Além disso, o MinC assumiu a proposição contrária à posição de diversos setores conservadores que disseminam equívocos do senso comum. A diversidade cultural não é reduzida no mundo digital. Constatou-se que o mais avançado, atualmente, é a combinação dos conhecimentos e ações das comunidades tradicionais, muitas das quais resgatados pela política dos Pontos de Cultura, com a cultura hacker, no sentido original do termo. Índios online, Rede Mocambos de quilombolas, articulações de comunidades ribeirinhas assumiram a importância da internet para fortalecer seus laços sócioculturais, ou melhor, seus vínculos sóciotécnicos.
Assim, os gestores do MinC viram a rede como aliada, enquanto a velha indústria do copyright e os intermediários do sucesso atacavam a internet como inimiga da cultura. Enquanto forças retrógradas da intermediação cultural clamavam pelo enrijecimento das legislações de copyright para retirar da rede suas qualidades colaborativas, vários setores do governo Lula passaram a apoiar um tipo de licenciamento flexível e voluntário que garantia o livre fluxo dos bens culturais. Inspirados no sucesso do software livre, o MinC passou a usar as licenças Creative Commons.

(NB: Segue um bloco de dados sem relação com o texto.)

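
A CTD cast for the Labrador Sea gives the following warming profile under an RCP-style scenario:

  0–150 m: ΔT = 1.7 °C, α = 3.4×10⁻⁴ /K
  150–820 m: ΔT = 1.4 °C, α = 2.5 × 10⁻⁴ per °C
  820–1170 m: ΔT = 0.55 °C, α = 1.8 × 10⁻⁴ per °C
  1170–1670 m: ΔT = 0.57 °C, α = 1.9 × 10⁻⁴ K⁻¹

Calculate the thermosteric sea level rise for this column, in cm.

1.7 × 3.4×10⁻⁴ × 150 = 0.08670 m
Layer 2: 670 × 1.4 × 2.5×10⁻⁴ = 0.23450 m
Layer 3: 350 × 1.8×10⁻⁴ × 0.55 = 0.03465 m
1170–1670 m: 500 × 1.9×10⁻⁴ × 0.57 = 0.05415 m
Δh = 0.08670 + 0.23450 + 0.03465 + 0.05415 = 0.41000 m ≈ 41.0 cm

41.0 cm of thermosteric rise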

Em paralelo, o MinC iniciou um processo de revisão dos absurdos presentes na lei de direito autoral. Essa ação acionou imediatamente os nichos conservadores e os velhos articuladores do “jabá”, que partiram para o combate ao processo democrático de revisão da lei. O interessante é que a revisão não conseguirá avançar sobre os verdadeiros absurdos, devido ao acordo do Trips, que trata de propriedade intelectual no âmbito da Organização Mundial de Comércio. Um dos maiores absurdos é o cerceamento de obras por até 70 anos após a morte do autor. Por quê? Qual o objetivo da lei? Os conservadores dizem que sem essa proteção o autor não terá incentivo para criar. Repare no argumento falacioso. O autor que já morreu há 70 anos não terá incentivo para produzir? Por que essa proteção do criador que já morreu? É simples. Há muito tempo, a lei de direito do autor deixou de proteger o criador para proteger os intermediários e a indústria cultural.
Recentemente, a atual ministra da Cultura do Brasil, Ana de Holanda, resolveu atacar essa política iniciada na gestão de Gilberto Gil. Lamentavelmente, aliando-se ao Escritório Central de Arrecadação e Distribuição (Ecad), o órgão brasileiro responsável pela a arrecadação e distribuição dos direitos autorais, e as associações mais retrógradas de bloqueio ao conhecimento, a ministra mandou retirar as licenças Creative Commons do site do MinC. Seu ato simbólico é também uma declaração de guerra às políticas de compartilhamento implementadas pelo governo Lula. Para defender sua opção, a ministra usa a velha técnica da falsificação dos fatos. Ela diz que o Creative Commons é anti-nacional. A comunidade de software livre conhece bem essa falácia. Para conter o avanço do código-aberto, a Microsoft alegava que os milhares de desenvolvedores do GNU/Linux estavam a serviço da IBM. Sim, a IBM tinha algumas dezenas de desenvolvedores no kernel do Linux, mas os mais de 150 mil usuários avançados e colaboradores do seu desenvolvimento nem sentiriam a falta daquela empresa caso ela desistisse do software livre. Do mesmo modo, estranho estes nacionalistas de conveniência que atacam o Creative Commons enquanto nunca levantaram uma única restrição às pressões da Aliança Internacional de Propriedade Intelectual contra as políticas de compartilhamento de códigos e bem culturais implementados no país pelo governo Lula.
Jabá
Redução do termo jabaculê, que significa propina, presente ou privilégio.